Há décadas, pesquisadores trabalham de forma mais sistemática com ligas para armazenar hidrogênio sólido, conhecidas como “baterias de hidrogênio”, utilizando catalisadores, isto é, substâncias que aumentam a velocidade de uma reação química. Basicamente, essas técnicas consistem em armazenar hidrogênio em metal, formando hidretos. Cientistas da Universidade de Harvard, nos EUA, criaram em 2017 uma amostra que pode ser considerada o primeiro metal de hidrogênio da história. Em 2021, o Laboratório Nuclear Canadense desenvolveu, por sua vez, uma liga à base de magnésio para armazenamento do hidrogênio em estado sólido. Em todos os experimentos conhecidos até agora, ficou claro um problema básico com as baterias de hidrogênio metalizadas: elas armazenam pouco mais de 6% do seu peso em hidrogênio, o que as torna inviáveis por serem muito pesadas no seu conjunto.
Com algumas exceções de aplicabilidade em equipamentos industriais que requeiram contrapesos ou que o peso excessivo não seja um problema, como, por exemplo, em empilhadeiras, esse tipo metálico de bateria de hidrogênio com liga de magnésico não parece muito promissor. Mas os estudos não pararam aí. Pesquisadores sul-coreanos sintetizaram recentemente um material de estado sólido que consegue armazenar hidrogênio em seus poros com uma densidade energética surpreendente. Trata-se de um hidreto complexo composto também por hidreto de magnésio, só que acompanhado por hidreto de boro sólido (BH4)2 além de cátions magnésio (Mg+). O estudo é liderado pelo professor Hyunchul Oh, do Instituto Nacional de Ciência e Tecnologia de Ulsan.

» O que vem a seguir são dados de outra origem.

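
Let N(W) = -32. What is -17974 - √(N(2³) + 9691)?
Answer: -17974 - √9659 ≈ -18072.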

Esse mais recente material nanoporoso, Mg(BH₄)₂, permite o armazenamento de cinco moléculas de hidrogênio em um arranjo tridimensional por unidade molecular. E seu resultado em termos de densidade energética supera qualquer outra solução baseada em hidrogênio verificada até o presente momento. Essa bateria sólida de hidrogênio de última geração apresentou mais do que o dobro de gramas de hidrogênio por litro (144 g/L) do que um tanque de hidrogênio em estado líquido (70,8 g/L). Vale lembrar que o hidrogênio em estado líquido já armazena uma quantidade energia realmente impressionante, inúmeras vezes maior do que o diesel. Mas requer temperaturas muito baixas para se manter nesse estado, o que a nova liga sólida não precisa.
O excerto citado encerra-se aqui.